Wednesday, September 29, 2010
Marian Liebowitz's Newest Grant Benefits Vets
The $15,000 grant for Heartpower Performances will benefit residents of Veterans Village San Diego.
Heartpower performers include (from left) Jocelyn Halleck, soprano, Pablo Siquieros, baritone, and Leonard Patton, director of the SDSU Vocal Jazz Ensemble
Heartpower Performances, led by Marian Liebowitz, professor in the School of Music and Dance Department at San Diego State University, was awarded a $15,000 grant from Disabled American Veterans. The grant will fund performances at Veterans Village San Diego.
Heart and soul
Heartpower Performances is an outreach project for at-risk audiences and is an outgrowth of the SDSU Adams’ Project Performers Network, which provides career training and opportunities for music majors.
Specifically, the DAV grant will fund 12 concerts and 37 music classes to enhance the treatment of traumatic brain injury (TBI), post-traumatic stress disorder and addictions in the homeless veteran population in recovery at VVSD.
Helping wounded warriors
“There is a determination to explore additional methods of treatment, particularly with post-9/11 veterans,” Liebowitz said. “These warriors are demonstrating significantly different physical and mental symptoms than those who served in previous conflicts.

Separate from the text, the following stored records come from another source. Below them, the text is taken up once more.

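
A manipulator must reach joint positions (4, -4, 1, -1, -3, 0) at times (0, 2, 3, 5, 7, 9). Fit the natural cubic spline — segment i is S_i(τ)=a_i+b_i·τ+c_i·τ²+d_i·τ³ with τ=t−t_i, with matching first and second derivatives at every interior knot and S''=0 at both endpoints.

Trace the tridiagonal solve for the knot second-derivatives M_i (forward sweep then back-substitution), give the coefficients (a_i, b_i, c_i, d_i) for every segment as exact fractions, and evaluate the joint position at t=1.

  seg 0: a=4 b=-3559/477 c=0 d=1651/1908
  seg 1: a=-4 b=1394/477 c=1651/318 d=-2971/954
  seg 2: a=1 b=3781/954 c=-220/53 d=3185/3816
  seg 3: a=-1 b=-1252/477 c=545/636 d=-85/3816
  seg 4: a=-3 b=511/954 c=115/159 d=-115/954
S(1) = -1651/636

Δ: Δ0=-4, Δ1=5, Δ2=-1, Δ3=-1, Δ4=3/2
row 1: diag=6, rhs=54; c'=1/6, d'=9
row 2: denom=6−1·1/6=35/6; d'=(-36−1·9)/(35/6)=-54/7
row 3: denom=8−2·12/35=256/35; d'=(0−2·-54/7)/(256/35)=135/64
row 4: denom=8−2·35/128=477/64; d'=(15−2·135/64)/(477/64)=230/159
back: M4=230/159
back: M3=135/64−35/128·230/159=545/318
back: M2=-54/7−12/35·545/318=-440/53
back: M1=9−1/6·-440/53=1651/159
M: M0=0, M1=1651/159, M2=-440/53, M3=545/318, M4=230/159, M5=0
seg 0: a=4, c=M0/2=0, d=(M1−M0)/(6·2)=1651/1908, b=Δ0−h0·(2M0+M1)/6=-3559/477
seg 1: a=-4, c=M1/2=1651/318, d=(M2−M1)/(6·1)=-2971/954, b=Δ1−h1·(2M1+M2)/6=1394/477
seg 2: a=1, c=M2/2=-220/53, d=(M3−M2)/(6·2)=3185/3816, b=Δ2−h2·(2M2+M3)/6=3781/954
seg 3: a=-1, c=M3/2=545/636, d=(M4−M3)/(6·2)=-85/3816, b=Δ3−h3·(2M3+M4)/6=-1252/477
seg 4: a=-3, c=M4/2=115/159, d=(M5−M4)/(6·2)=-115/954, b=Δ4−h4·(2M4+M5)/6=511/954
t_q=1 → seg 0, τ=1; S=4+-3559/477·τ+0·τ²+1651/1908·τ³=-1651/636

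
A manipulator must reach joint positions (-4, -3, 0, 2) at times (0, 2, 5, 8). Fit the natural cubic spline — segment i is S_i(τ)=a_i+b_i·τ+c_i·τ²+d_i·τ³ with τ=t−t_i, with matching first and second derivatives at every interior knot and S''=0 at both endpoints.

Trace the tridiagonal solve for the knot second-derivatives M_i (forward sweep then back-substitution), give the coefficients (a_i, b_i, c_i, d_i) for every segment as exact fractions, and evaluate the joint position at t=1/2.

Δ: Δ0=1/2, Δ1=1, Δ2=2/3
row 1: diag=10, rhs=3; c'=3/10, d'=3/10
row 2: denom=12−3·3/10=111/10; d'=(-2−3·3/10)/(111/10)=-29/111
back: M2=-29/111
back: M1=3/10−3/10·-29/111=14/37
M: M0=0, M1=14/37, M2=-29/111, M3=0
seg 0: a=-4, c=M0/2=0, d=(M1−M0)/(6·2)=7/222, b=Δ0−h0·(2M0+M1)/6=83/222
seg 1: a=-3, c=M1/2=7/37, d=(M2−M1)/(6·3)=-71/1998, b=Δ1−h1·(2M1+M2)/6=167/222
seg 2: a=0, c=M2/2=-29/222, d=(M3−M2)/(6·3)=29/1998, b=Δ2−h2·(2M2+M3)/6=103/111
t_q=1/2 → seg 0, τ=1/2; S=-4+83/222·τ+0·τ²+7/222·τ³=-2255/592

  seg 0: a=-4 b=83/222 c=0 d=7/222
  seg 1: a=-3 b=167/222 c=7/37 d=-71/1998
  seg 2: a=0 b=103/111 c=-29/222 d=29/1998
S(1/2) = -2255/592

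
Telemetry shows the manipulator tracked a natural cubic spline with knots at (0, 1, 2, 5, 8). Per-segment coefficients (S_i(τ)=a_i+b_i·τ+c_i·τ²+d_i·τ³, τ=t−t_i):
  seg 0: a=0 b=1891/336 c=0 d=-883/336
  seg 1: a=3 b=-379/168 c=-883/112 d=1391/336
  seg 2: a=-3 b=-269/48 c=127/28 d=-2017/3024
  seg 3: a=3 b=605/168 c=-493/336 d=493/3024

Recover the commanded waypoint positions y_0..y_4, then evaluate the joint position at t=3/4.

y_0=0 y_1=3 y_2=-3 y_3=3 y_4=5
S(3/4) = 3187/1024

y_0 = S_0(0) = a_0 = 0
y_1 = S_1(0) = a_1 = 3
y_2 = S_2(0) = a_2 = -3
y_3 = S_3(0) = a_3 = 3
y_4 = S_3(3) = 5
t_q=3/4 is in segment 0 (τ=3/4); S_0(τ)=3187/1024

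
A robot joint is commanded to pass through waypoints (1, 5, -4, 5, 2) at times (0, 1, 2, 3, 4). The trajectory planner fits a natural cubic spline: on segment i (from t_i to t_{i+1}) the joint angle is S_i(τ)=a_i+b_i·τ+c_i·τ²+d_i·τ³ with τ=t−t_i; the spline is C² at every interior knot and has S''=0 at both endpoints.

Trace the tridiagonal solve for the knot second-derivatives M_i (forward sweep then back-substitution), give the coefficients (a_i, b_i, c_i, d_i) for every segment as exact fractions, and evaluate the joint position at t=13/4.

  seg 0: a=1 b=503/56 c=0 d=-279/56
  seg 1: a=5 b=-167/28 c=-837/56 d=667/56
  seg 2: a=-4 b=-1/8 c=291/14 d=-653/56
  seg 3: a=5 b=181/28 c=-795/56 d=265/56
S(13/4) = 2971/512

Δ: Δ0=4, Δ1=-9, Δ2=9, Δ3=-3
row 1: diag=4, rhs=-78; c'=1/4, d'=-39/2
row 2: denom=4−1·1/4=15/4; d'=(108−1·-39/2)/(15/4)=34
row 3: denom=4−1·4/15=56/15; d'=(-72−1·34)/(56/15)=-795/28
back: M3=-795/28
back: M2=34−4/15·-795/28=291/7
back: M1=-39/2−1/4·291/7=-837/28
M: M0=0, M1=-837/28, M2=291/7, M3=-795/28, M4=0
seg 0: a=1, c=M0/2=0, d=(M1−M0)/(6·1)=-279/56, b=Δ0−h0·(2M0+M1)/6=503/56
seg 1: a=5, c=M1/2=-837/56, d=(M2−M1)/(6·1)=667/56, b=Δ1−h1·(2M1+M2)/6=-167/28
seg 2: a=-4, c=M2/2=291/14, d=(M3−M2)/(6·1)=-653/56, b=Δ2−h2·(2M2+M3)/6=-1/8
seg 3: a=5, c=M3/2=-795/56, d=(M4−M3)/(6·1)=265/56, b=Δ3−h3·(2M3+M4)/6=181/28
t_q=13/4 → seg 3, τ=1/4; S=5+181/28·τ+-795/56·τ²+265/56·τ³=2971/512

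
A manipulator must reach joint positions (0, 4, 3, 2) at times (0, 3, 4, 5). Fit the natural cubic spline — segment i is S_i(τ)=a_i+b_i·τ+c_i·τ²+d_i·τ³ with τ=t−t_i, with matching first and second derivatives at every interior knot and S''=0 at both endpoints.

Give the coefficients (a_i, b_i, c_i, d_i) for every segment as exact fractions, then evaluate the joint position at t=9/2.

  seg 0: a=0 b=208/93 c=0 d=-28/279
  seg 1: a=4 b=-44/93 c=-28/31 d=35/93
  seg 2: a=3 b=-107/93 c=7/31 d=-7/93
S(9/2) = 613/248

Δ: Δ0=4/3, Δ1=-1, Δ2=-1
row 1: diag=8, rhs=-14; c'=1/8, d'=-7/4
row 2: denom=4−1·1/8=31/8; d'=(0−1·-7/4)/(31/8)=14/31
back: M2=14/31
back: M1=-7/4−1/8·14/31=-56/31
M: M0=0, M1=-56/31, M2=14/31, M3=0
seg 0: a=0, c=M0/2=0, d=(M1−M0)/(6·3)=-28/279, b=Δ0−h0·(2M0+M1)/6=208/93
seg 1: a=4, c=M1/2=-28/31, d=(M2−M1)/(6·1)=35/93, b=Δ1−h1·(2M1+M2)/6=-44/93
seg 2: a=3, c=M2/2=7/31, d=(M3−M2)/(6·1)=-7/93, b=Δ2−h2·(2M2+M3)/6=-107/93
t_q=9/2 → seg 2, τ=1/2; S=3+-107/93·τ+7/31·τ²+-7/93·τ³=613/248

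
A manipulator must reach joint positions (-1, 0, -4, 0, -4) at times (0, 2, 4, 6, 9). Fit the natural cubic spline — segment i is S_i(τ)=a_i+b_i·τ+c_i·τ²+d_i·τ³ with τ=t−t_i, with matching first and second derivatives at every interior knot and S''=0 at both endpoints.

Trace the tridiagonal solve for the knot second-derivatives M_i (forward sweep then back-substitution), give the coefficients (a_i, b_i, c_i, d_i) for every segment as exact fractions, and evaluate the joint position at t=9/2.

  seg 0: a=-1 b=319/213 c=0 d=-425/1704
  seg 1: a=0 b=-637/426 c=-425/284 d=265/426
  seg 2: a=-4 b=-7/426 c=635/284 d=-523/852
  seg 3: a=0 b=665/426 c=-411/284 d=137/852
S(9/2) = -8011/2272

Δ: Δ0=1/2, Δ1=-2, Δ2=2, Δ3=-4/3
row 1: diag=8, rhs=-15; c'=1/4, d'=-15/8
row 2: denom=8−2·1/4=15/2; d'=(24−2·-15/8)/(15/2)=37/10
row 3: denom=10−2·4/15=142/15; d'=(-20−2·37/10)/(142/15)=-411/142
back: M3=-411/142
back: M2=37/10−4/15·-411/142=635/142
back: M1=-15/8−1/4·635/142=-425/142
M: M0=0, M1=-425/142, M2=635/142, M3=-411/142, M4=0
seg 0: a=-1, c=M0/2=0, d=(M1−M0)/(6·2)=-425/1704, b=Δ0−h0·(2M0+M1)/6=319/213
seg 1: a=0, c=M1/2=-425/284, d=(M2−M1)/(6·2)=265/426, b=Δ1−h1·(2M1+M2)/6=-637/426
seg 2: a=-4, c=M2/2=635/284, d=(M3−M2)/(6·2)=-523/852, b=Δ2−h2·(2M2+M3)/6=-7/426
seg 3: a=0, c=M3/2=-411/284, d=(M4−M3)/(6·3)=137/852, b=Δ3−h3·(2M3+M4)/6=665/426
t_q=9/2 → seg 2, τ=1/2; S=-4+-7/426·τ+635/284·τ²+-523/852·τ³=-8011/2272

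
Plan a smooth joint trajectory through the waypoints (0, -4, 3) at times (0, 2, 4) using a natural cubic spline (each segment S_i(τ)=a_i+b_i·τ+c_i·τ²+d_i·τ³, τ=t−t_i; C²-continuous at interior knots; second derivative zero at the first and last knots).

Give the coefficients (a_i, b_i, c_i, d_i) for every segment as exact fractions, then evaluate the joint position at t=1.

  seg 0: a=0 b=-27/8 c=0 d=11/32
  seg 1: a=-4 b=3/4 c=33/16 d=-11/32
S(1) = -97/32

Δ: Δ0=-2, Δ1=7/2
row 1: diag=8, rhs=33; c'=1/4, d'=33/8
back: M1=33/8
M: M0=0, M1=33/8, M2=0
seg 0: a=0, c=M0/2=0, d=(M1−M0)/(6·2)=11/32, b=Δ0−h0·(2M0+M1)/6=-27/8
seg 1: a=-4, c=M1/2=33/16, d=(M2−M1)/(6·2)=-11/32, b=Δ1−h1·(2M1+M2)/6=3/4
t_q=1 → seg 0, τ=1; S=0+-27/8·τ+0·τ²+11/32·τ³=-97/32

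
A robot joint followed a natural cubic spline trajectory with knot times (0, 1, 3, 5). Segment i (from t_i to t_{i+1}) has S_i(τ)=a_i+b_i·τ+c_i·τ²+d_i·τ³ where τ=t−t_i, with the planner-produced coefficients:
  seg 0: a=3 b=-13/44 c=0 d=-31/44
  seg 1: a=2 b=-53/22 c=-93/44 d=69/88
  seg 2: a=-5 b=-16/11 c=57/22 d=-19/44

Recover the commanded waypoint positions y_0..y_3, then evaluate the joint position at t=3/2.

y_0 = S_0(0) = a_0 = 3
y_1 = S_1(0) = a_1 = 2
y_2 = S_2(0) = a_2 = -5
y_3 = S_2(2) = -1
t_q=3/2 is in segment 1 (τ=1/2); S_1(τ)=257/704

y_0=3 y_1=2 y_2=-5 y_3=-1
S(3/2) = 257/704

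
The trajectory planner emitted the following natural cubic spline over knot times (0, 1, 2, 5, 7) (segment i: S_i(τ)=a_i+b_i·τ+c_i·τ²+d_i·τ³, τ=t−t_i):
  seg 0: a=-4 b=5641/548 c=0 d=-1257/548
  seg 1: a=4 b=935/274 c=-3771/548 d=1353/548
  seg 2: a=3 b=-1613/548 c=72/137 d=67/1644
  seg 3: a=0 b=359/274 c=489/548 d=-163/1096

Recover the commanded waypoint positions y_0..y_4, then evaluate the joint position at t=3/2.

y_0 = S_0(0) = a_0 = -4
y_1 = S_1(0) = a_1 = 4
y_2 = S_2(0) = a_2 = 3
y_3 = S_3(0) = a_3 = 0
y_4 = S_3(2) = 5
t_q=3/2 is in segment 1 (τ=1/2); S_1(τ)=18827/4384

y_0=-4 y_1=4 y_2=3 y_3=0 y_4=5
S(3/2) = 18827/4384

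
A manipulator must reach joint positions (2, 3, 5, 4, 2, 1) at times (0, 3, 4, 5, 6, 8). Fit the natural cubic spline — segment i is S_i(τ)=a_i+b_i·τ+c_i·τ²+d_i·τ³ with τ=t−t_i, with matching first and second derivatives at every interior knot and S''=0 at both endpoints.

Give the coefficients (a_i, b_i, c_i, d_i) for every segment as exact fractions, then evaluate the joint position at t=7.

Δ: Δ0=1/3, Δ1=2, Δ2=-1, Δ3=-2, Δ4=-1/2
row 1: diag=8, rhs=10; c'=1/8, d'=5/4
row 2: denom=4−1·1/8=31/8; d'=(-18−1·5/4)/(31/8)=-154/31
row 3: denom=4−1·8/31=116/31; d'=(-6−1·-154/31)/(116/31)=-8/29
row 4: denom=6−1·31/116=665/116; d'=(9−1·-8/29)/(665/116)=1076/665
back: M4=1076/665
back: M3=-8/29−31/116·1076/665=-471/665
back: M2=-154/31−8/31·-471/665=-3182/665
back: M1=5/4−1/8·-3182/665=1229/665
M: M0=0, M1=1229/665, M2=-3182/665, M3=-471/665, M4=1076/665, M5=0
seg 0: a=2, c=M0/2=0, d=(M1−M0)/(6·3)=1229/11970, b=Δ0−h0·(2M0+M1)/6=-2357/3990
seg 1: a=3, c=M1/2=1229/1330, d=(M2−M1)/(6·1)=-4411/3990, b=Δ1−h1·(2M1+M2)/6=4352/1995
seg 2: a=5, c=M2/2=-1591/665, d=(M3−M2)/(6·1)=2711/3990, b=Δ2−h2·(2M2+M3)/6=569/798
seg 3: a=4, c=M3/2=-471/1330, d=(M4−M3)/(6·1)=221/570, b=Δ3−h3·(2M3+M4)/6=-4057/1995
seg 4: a=2, c=M4/2=538/665, d=(M5−M4)/(6·2)=-269/1995, b=Δ4−h4·(2M4+M5)/6=-6299/3990
t_q=7 → seg 4, τ=1; S=2+-6299/3990·τ+538/665·τ²+-269/1995·τ³=1457/1330

  seg 0: a=2 b=-2357/3990 c=0 d=1229/11970
  seg 1: a=3 b=4352/1995 c=1229/1330 d=-4411/3990
  seg 2: a=5 b=569/798 c=-1591/665 d=2711/3990
  seg 3: a=4 b=-4057/1995 c=-471/1330 d=221/570
  seg 4: a=2 b=-6299/3990 c=538/665 d=-269/1995
S(7) = 1457/1330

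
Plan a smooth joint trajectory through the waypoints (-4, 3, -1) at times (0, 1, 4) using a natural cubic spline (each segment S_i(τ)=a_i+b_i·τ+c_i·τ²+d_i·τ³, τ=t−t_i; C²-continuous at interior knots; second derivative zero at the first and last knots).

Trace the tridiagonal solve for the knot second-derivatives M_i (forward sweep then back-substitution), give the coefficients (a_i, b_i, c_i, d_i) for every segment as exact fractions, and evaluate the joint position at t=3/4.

Δ: Δ0=7, Δ1=-4/3
row 1: diag=8, rhs=-50; c'=3/8, d'=-25/4
back: M1=-25/4
M: M0=0, M1=-25/4, M2=0
seg 0: a=-4, c=M0/2=0, d=(M1−M0)/(6·1)=-25/24, b=Δ0−h0·(2M0+M1)/6=193/24
seg 1: a=3, c=M1/2=-25/8, d=(M2−M1)/(6·3)=25/72, b=Δ1−h1·(2M1+M2)/6=59/12
t_q=3/4 → seg 0, τ=3/4; S=-4+193/24·τ+0·τ²+-25/24·τ³=815/512

  seg 0: a=-4 b=193/24 c=0 d=-25/24
  seg 1: a=3 b=59/12 c=-25/8 d=25/72
S(3/4) = 815/512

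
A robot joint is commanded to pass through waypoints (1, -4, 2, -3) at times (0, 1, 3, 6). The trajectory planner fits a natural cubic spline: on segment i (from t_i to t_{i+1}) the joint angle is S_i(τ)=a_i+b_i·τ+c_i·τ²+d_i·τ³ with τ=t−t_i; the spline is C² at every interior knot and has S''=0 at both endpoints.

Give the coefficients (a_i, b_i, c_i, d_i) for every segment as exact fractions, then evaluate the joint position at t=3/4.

Δ: Δ0=-5, Δ1=3, Δ2=-5/3
row 1: diag=6, rhs=48; c'=1/3, d'=8
row 2: denom=10−2·1/3=28/3; d'=(-28−2·8)/(28/3)=-33/7
back: M2=-33/7
back: M1=8−1/3·-33/7=67/7
M: M0=0, M1=67/7, M2=-33/7, M3=0
seg 0: a=1, c=M0/2=0, d=(M1−M0)/(6·1)=67/42, b=Δ0−h0·(2M0+M1)/6=-277/42
seg 1: a=-4, c=M1/2=67/14, d=(M2−M1)/(6·2)=-25/21, b=Δ1−h1·(2M1+M2)/6=-38/21
seg 2: a=2, c=M2/2=-33/14, d=(M3−M2)/(6·3)=11/42, b=Δ2−h2·(2M2+M3)/6=64/21
t_q=3/4 → seg 0, τ=3/4; S=1+-277/42·τ+0·τ²+67/42·τ³=-419/128

  seg 0: a=1 b=-277/42 c=0 d=67/42
  seg 1: a=-4 b=-38/21 c=67/14 d=-25/21
  seg 2: a=2 b=64/21 c=-33/14 d=11/42
S(3/4) = -419/128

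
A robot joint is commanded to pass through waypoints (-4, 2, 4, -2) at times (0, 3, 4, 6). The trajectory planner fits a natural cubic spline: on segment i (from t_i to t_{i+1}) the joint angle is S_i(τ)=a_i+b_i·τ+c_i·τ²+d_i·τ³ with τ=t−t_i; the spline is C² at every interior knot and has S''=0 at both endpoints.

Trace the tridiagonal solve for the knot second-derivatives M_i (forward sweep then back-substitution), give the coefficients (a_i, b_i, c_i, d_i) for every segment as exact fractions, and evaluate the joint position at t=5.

Δ: Δ0=2, Δ1=2, Δ2=-3
row 1: diag=8, rhs=0; c'=1/8, d'=0
row 2: denom=6−1·1/8=47/8; d'=(-30−1·0)/(47/8)=-240/47
back: M2=-240/47
back: M1=0−1/8·-240/47=30/47
M: M0=0, M1=30/47, M2=-240/47, M3=0
seg 0: a=-4, c=M0/2=0, d=(M1−M0)/(6·3)=5/141, b=Δ0−h0·(2M0+M1)/6=79/47
seg 1: a=2, c=M1/2=15/47, d=(M2−M1)/(6·1)=-45/47, b=Δ1−h1·(2M1+M2)/6=124/47
seg 2: a=4, c=M2/2=-120/47, d=(M3−M2)/(6·2)=20/47, b=Δ2−h2·(2M2+M3)/6=19/47
t_q=5 → seg 2, τ=1; S=4+19/47·τ+-120/47·τ²+20/47·τ³=107/47

  seg 0: a=-4 b=79/47 c=0 d=5/141
  seg 1: a=2 b=124/47 c=15/47 d=-45/47
  seg 2: a=4 b=19/47 c=-120/47 d=20/47
S(5) = 107/47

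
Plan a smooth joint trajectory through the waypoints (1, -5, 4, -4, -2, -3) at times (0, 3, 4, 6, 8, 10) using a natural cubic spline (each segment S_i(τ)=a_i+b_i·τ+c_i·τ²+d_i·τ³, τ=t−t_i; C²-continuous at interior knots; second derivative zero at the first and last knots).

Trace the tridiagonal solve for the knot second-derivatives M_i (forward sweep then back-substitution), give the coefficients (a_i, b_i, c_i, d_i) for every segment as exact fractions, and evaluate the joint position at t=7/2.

Δ: Δ0=-2, Δ1=9, Δ2=-4, Δ3=1, Δ4=-1/2
row 1: diag=8, rhs=66; c'=1/8, d'=33/4
row 2: denom=6−1·1/8=47/8; d'=(-78−1·33/4)/(47/8)=-690/47
row 3: denom=8−2·16/47=344/47; d'=(30−2·-690/47)/(344/47)=1395/172
row 4: denom=8−2·47/172=641/86; d'=(-9−2·1395/172)/(641/86)=-2169/641
back: M4=-2169/641
back: M3=1395/172−47/172·-2169/641=11583/1282
back: M2=-690/47−16/47·11583/1282=-11382/641
back: M1=33/4−1/8·-11382/641=6711/641
M: M0=0, M1=6711/641, M2=-11382/641, M3=11583/1282, M4=-2169/641, M5=0
seg 0: a=1, c=M0/2=0, d=(M1−M0)/(6·3)=2237/3846, b=Δ0−h0·(2M0+M1)/6=-9275/1282
seg 1: a=-5, c=M1/2=6711/1282, d=(M2−M1)/(6·1)=-6031/1282, b=Δ1−h1·(2M1+M2)/6=5429/641
seg 2: a=4, c=M2/2=-5691/641, d=(M3−M2)/(6·2)=11449/5128, b=Δ2−h2·(2M2+M3)/6=6187/1282
seg 3: a=-4, c=M3/2=11583/2564, d=(M4−M3)/(6·2)=-5307/5128, b=Δ3−h3·(2M3+M4)/6=-2497/641
seg 4: a=-2, c=M4/2=-2169/1282, d=(M5−M4)/(6·2)=723/2564, b=Δ4−h4·(2M4+M5)/6=2251/1282
t_q=7/2 → seg 1, τ=1/2; S=-5+5429/641·τ+6711/1282·τ²+-6031/1282·τ³=-457/10256

  seg 0: a=1 b=-9275/1282 c=0 d=2237/3846
  seg 1: a=-5 b=5429/641 c=6711/1282 d=-6031/1282
  seg 2: a=4 b=6187/1282 c=-5691/641 d=11449/5128
  seg 3: a=-4 b=-2497/641 c=11583/2564 d=-5307/5128
  seg 4: a=-2 b=2251/1282 c=-2169/1282 d=723/2564
S(7/2) = -457/10256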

“Concussive blasts from IEDs and other explosions cause TBI, and it has been called the signature injury of the Iraq war. It requires a more diverse spectrum of treatments. Performing music, which involves so many aspects of brain function, is believed to recruit uninjured parts of the brain to compensate for parts that have been injured, and help those parts that are injured recover.”
About Heartpower
Since 1992, the Adams’ Project has been at the cutting edge of student performer community outreach. The project features a roster of emerging classical and jazz musicians enrolled in professional development curriculum at SDSU, including arts administration for performers.
Heartpower serves any segment of the population other music organizations can’t reach, including:
- Foster youth
- The mentally ill
- Abused children
- Those in the juvenile justice system
Performances showcase SDSU students who serve as role models to at-risk populations. The program illustrates that music is a vehicle for redirecting energy toward positive change. This new grant will continue support from the SDSU President’s Leadership Fund, Sigma Alpha Iota and Kiwanis International.